Il mattino dopo mi sono alzato in uno stato incredibile di elettricità, dopo una notte passata a girarmi e rigirarmi nel letto con la testa piena di immagini di Misia che mi arrivavano a scatti: lei a dieci metri dai suoi amici nella cantina, lei a pochi centimetri nella mia macchina, lei che scompariva dentro il suo portone, lei che parlava, lei che sorrideva.
Mi sono lavato la faccia con acqua fredda, rasato molto prima del solito, vestito con tutta l'attenzione che mi veniva, eppure non riuscivo a smettere di pensare a lei.
Era una specie di interferenza sistematica: il suo modo di girare la testa inclinandola un poco, la piega delle sue labbra mentre parlava, i suoi occhi chiari visti da vicino; il suono della sua voce, la naturalezza lunare nel suo modo di fare, l'aura della sua persona, la tensione intelligente e ostinata del suo profilo.
Mi sentivo come uno che si vede trasformare il paesaggio intorno da un secondo all'altro: nuove specie di animali e fiori e piante ovunque giri lo sguardo, nuovi profumi nell'aria, nuovi venti e nuove temperature, possibilità inesplorate ai suoi movimenti.
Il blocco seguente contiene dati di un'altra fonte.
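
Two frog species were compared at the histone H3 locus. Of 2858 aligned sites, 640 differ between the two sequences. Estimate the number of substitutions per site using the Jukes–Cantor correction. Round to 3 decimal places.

0.266

p = 640/2858 ≈ 0.223933.
d = −(3/4) ln(1 − 4p/3) = −0.75 ln(1 − 0.298577) = −0.75 ln(0.701423)
  = −0.75 × (-0.354644) = 0.265983 substitutions/site.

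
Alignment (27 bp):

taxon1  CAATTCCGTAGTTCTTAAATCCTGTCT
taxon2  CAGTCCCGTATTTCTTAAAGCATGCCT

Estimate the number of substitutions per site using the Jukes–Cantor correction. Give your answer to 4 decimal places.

The sequences differ at 6 of 27 sites (3, 5, 11, 20, 22, 25), so p = 6/27 ≈ 0.222222.
d = −(3/4) ln(1 − 4p/3) = −0.75 ln(1 − 0.296296) = −0.75 ln(0.703704)
  = −0.75 × (-0.351397) = 0.263548 substitutions/site.

0.2635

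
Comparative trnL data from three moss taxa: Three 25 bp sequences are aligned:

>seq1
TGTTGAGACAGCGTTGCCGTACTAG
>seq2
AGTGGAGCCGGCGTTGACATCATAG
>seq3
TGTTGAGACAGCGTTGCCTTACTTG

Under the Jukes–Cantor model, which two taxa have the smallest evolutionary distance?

seq1 and seq3

seq1–seq2: 8/25 differ, p = 0.320, d = 0.417.
seq1–seq3: 2/25 differ, p = 0.080, d = 0.085.
seq2–seq3: 9/25 differ, p = 0.360, d = 0.490.
The smallest distance is between seq1 and seq3.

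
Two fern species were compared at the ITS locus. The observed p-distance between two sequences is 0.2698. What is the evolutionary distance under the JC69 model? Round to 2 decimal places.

0.33

d = −(3/4) ln(1 − 4p/3) = −0.75 ln(1 − 0.359733) = −0.75 ln(0.640267)
  = −0.75 × (-0.445870) = 0.334403 substitutions/site.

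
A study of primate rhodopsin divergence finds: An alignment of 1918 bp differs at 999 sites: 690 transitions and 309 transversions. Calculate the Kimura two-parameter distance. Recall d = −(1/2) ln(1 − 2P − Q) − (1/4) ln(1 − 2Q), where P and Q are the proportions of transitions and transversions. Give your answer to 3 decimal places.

1.160

P = 690/1918 ≈ 0.35975 and Q = 309/1918 ≈ 0.161105.
Under the Kimura two-parameter model, d = −½ ln(1 − 2P − Q) − ¼ ln(1 − 2Q).
1 − 2P − Q = 0.119395, giving −½ ln(0.119395) = 1.062659.
1 − 2Q = 0.67779, giving −¼ ln(0.67779) = 0.097229.
d = 1.062659 + 0.097229 = 1.159888.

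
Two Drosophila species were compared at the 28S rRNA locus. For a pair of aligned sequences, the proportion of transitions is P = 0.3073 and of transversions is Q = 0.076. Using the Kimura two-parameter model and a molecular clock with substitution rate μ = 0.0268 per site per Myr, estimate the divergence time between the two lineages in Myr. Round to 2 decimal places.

Under the Kimura two-parameter model, d = −½ ln(1 − 2P − Q) − ¼ ln(1 − 2Q).
1 − 2P − Q = 0.3094, giving −½ ln(0.3094) = 0.586560.
1 − 2Q = 0.848, giving −¼ ln(0.848) = 0.041219.
d = 0.586560 + 0.041219 = 0.627779.
Under a molecular clock d = 2μt, so t = d/(2μ) = 0.627779 / (2 × 0.0268) = 11.71 Myr.

11.71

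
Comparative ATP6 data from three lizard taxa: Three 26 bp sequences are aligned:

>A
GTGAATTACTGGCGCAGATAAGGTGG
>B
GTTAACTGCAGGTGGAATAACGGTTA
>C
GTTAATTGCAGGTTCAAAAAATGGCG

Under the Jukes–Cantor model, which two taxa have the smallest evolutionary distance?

A–B: 12/26 differ, p = 0.462, d = 0.717.
A–C: 10/26 differ, p = 0.385, d = 0.539.
B–C: 9/26 differ, p = 0.346, d = 0.464.
The smallest distance is between B and C.

B and C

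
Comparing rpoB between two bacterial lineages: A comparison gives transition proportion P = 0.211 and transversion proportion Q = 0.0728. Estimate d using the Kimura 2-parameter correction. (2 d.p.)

0.38

Under the Kimura two-parameter model, d = −½ ln(1 − 2P − Q) − ¼ ln(1 − 2Q).
1 − 2P − Q = 0.5052, giving −½ ln(0.5052) = 0.341400.
1 − 2Q = 0.8544, giving −¼ ln(0.8544) = 0.039339.
d = 0.341400 + 0.039339 = 0.380739.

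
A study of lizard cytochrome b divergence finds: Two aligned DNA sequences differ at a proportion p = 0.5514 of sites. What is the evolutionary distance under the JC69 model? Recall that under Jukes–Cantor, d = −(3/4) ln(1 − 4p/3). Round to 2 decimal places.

1.00

d = −(3/4) ln(1 − 4p/3) = −0.75 ln(1 − 0.7352) = −0.75 ln(0.2648)
  = −0.75 × (-1.328780) = 0.996585 substitutions/site.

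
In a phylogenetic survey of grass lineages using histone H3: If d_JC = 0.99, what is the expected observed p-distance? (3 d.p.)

p = (3/4)(1 − e^(−4d/3)) = 0.75 × (1 − e^(-1.32)) = 0.75 × (1 − 0.267135) = 0.549649.

0.550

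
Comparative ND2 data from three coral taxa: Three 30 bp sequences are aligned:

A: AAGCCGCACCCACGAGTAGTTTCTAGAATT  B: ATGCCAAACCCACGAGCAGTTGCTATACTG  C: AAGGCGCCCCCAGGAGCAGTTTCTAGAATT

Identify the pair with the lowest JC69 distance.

A and C

A–B: 8/30 differ, p = 0.267, d = 0.330.
A–C: 4/30 differ, p = 0.133, d = 0.147.
B–C: 10/30 differ, p = 0.333, d = 0.441.
The smallest distance is between A and C.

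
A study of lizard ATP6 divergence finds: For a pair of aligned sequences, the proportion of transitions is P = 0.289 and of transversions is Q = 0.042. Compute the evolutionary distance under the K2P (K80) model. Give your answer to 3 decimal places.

0.506

Under the Kimura two-parameter model, d = −½ ln(1 − 2P − Q) − ¼ ln(1 − 2Q).
1 − 2P − Q = 0.38, giving −½ ln(0.38) = 0.483792.
1 − 2Q = 0.916, giving −¼ ln(0.916) = 0.021935.
d = 0.483792 + 0.021935 = 0.505727.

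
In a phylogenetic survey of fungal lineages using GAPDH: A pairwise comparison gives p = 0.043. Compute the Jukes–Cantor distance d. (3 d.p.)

0.044

d = −(3/4) ln(1 − 4p/3) = −0.75 ln(1 − 0.057333) = −0.75 ln(0.942667)
  = −0.75 × (-0.059042) = 0.044282 substitutions/site.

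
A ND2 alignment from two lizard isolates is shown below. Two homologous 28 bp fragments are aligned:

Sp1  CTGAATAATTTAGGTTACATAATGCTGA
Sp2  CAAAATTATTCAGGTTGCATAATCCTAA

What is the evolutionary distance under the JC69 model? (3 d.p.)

0.304

The sequences differ at 7 of 28 sites (2, 3, 7, 11, 17, 24, 27), so p = 7/28 = 0.25.
d = −(3/4) ln(1 − 4p/3) = −0.75 ln(1 − 0.333333) = −0.75 ln(0.666667)
  = −0.75 × (-0.405465) = 0.304099 substitutions/site.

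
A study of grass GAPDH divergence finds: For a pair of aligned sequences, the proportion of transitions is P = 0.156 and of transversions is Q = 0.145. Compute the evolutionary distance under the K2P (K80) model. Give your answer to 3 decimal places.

Under the Kimura two-parameter model, d = −½ ln(1 − 2P − Q) − ¼ ln(1 − 2Q).
1 − 2P − Q = 0.543, giving −½ ln(0.543) = 0.305323.
1 − 2Q = 0.71, giving −¼ ln(0.71) = 0.085623.
d = 0.305323 + 0.085623 = 0.390946.

0.391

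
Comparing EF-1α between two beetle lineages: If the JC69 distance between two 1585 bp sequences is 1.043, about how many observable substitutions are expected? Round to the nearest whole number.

Invert JC69: p = (3/4)(1 − e^(−4d/3)) = 0.75 × (1 − e^(-1.390667)) = 0.75 × (1 − 0.248909) = 0.563318.
Expected differing sites = pL ≈ 0.563318 × 1585 = 892.85903 ≈ 893.

893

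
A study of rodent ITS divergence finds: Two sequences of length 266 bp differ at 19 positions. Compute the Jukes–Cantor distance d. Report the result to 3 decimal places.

p = 19/266 ≈ 0.071429.
d = −(3/4) ln(1 − 4p/3) = −0.75 ln(1 − 0.095239) = −0.75 ln(0.904761)
  = −0.75 × (-0.100084) = 0.075063 substitutions/site.

0.075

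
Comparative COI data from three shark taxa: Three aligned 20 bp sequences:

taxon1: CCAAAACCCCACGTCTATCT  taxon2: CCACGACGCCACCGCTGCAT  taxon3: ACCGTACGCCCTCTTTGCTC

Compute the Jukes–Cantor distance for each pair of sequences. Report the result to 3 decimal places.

taxon1–taxon2: 8/20 sites differ → p = 0.4, d = −0.75 ln(1 − 0.533333) = 0.571605 ≈ 0.572.
taxon1–taxon3: 13/20 sites differ → p = 0.65, d = −0.75 ln(1 − 0.866667) = 1.511179 ≈ 1.511.
taxon2–taxon3: 10/20 sites differ → p = 0.5, d = −0.75 ln(1 − 0.666667) = 0.823960 ≈ 0.824.

d(taxon1,taxon2) = 0.572, d(taxon1,taxon3) = 1.511, d(taxon2,taxon3) = 0.824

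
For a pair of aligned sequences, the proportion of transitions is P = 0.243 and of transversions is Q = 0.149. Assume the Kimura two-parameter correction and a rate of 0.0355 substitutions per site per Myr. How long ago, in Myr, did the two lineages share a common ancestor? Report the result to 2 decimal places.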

Ma ci ho messo due ore prima di telefonarle, perché avevo paura che fosse troppo presto e non volevo sembrarle incalzante o importuno: andavo fino al telefono e mettevo la mano sulla cornetta, pensavo a una frase da dirle e subito mi sembrava inutile, finta, infantile, non-spiritosa.
Non ha risposto la voce di Misia: una voce di uomo ha detto "Sì?".
Ma prima di realizzarlo io avevo già detto "CiaosonoLiviotiricordiierisera?", una frase così preparata e ripreparata e compressa da venire fuori in un istante per conto suo, nel modo meno distinguibile al mondo.